What does this mean? I can shape a network some other way?

enriquto · on May 7, 2019

Yes, you can think very hard and set up the weights by hand, or by an automatic "compiler" that transforms your desired algorithm into a deep net.

Ragib_Zaman · on May 7, 2019

Good practitioners do both. Whatever knowledge about the weights you can predetermine, you set those as the initial values of your weights. Then you improve on that by training. It really depends on the problem and size of your network how many weights you'll have a good estimate for but yes, you should try to estimate good weights yourself first.
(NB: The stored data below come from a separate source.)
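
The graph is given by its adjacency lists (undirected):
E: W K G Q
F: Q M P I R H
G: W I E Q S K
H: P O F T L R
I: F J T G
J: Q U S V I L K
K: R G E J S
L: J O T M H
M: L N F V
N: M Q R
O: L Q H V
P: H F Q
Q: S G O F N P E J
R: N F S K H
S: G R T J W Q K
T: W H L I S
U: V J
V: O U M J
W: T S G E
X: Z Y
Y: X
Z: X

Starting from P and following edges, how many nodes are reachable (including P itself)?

BFS from P visits: P, H, F, Q, O, T, L, R, M, I, S, G, N, E, J, V, W, K, U
Reachable nodes: 19 of 22 total.

19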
This practice is well known but here's a concrete source from Andrej Karpathy:

https://karpathy.github.io/2019/04/25/recipe/

"init well. Initialize the final layer weights correctly. E.g. if you are regressing some values that have a mean of 50 then initialize the final bias to 50. If you have an imbalanced dataset of a ratio 1:10 of positives:negatives, set the bias on your logits such that your network predicts probability of 0.1 at initialization. Setting these correctly will speed up convergence and eliminate “hockey stick” loss curves where in the first few iteration your network is basically just learning the bias."

cshimmin · on May 7, 2019

Good luck manually writing a program that achieves state of the art performance on any typical machine learning task... we'll see which "training" method takes longer.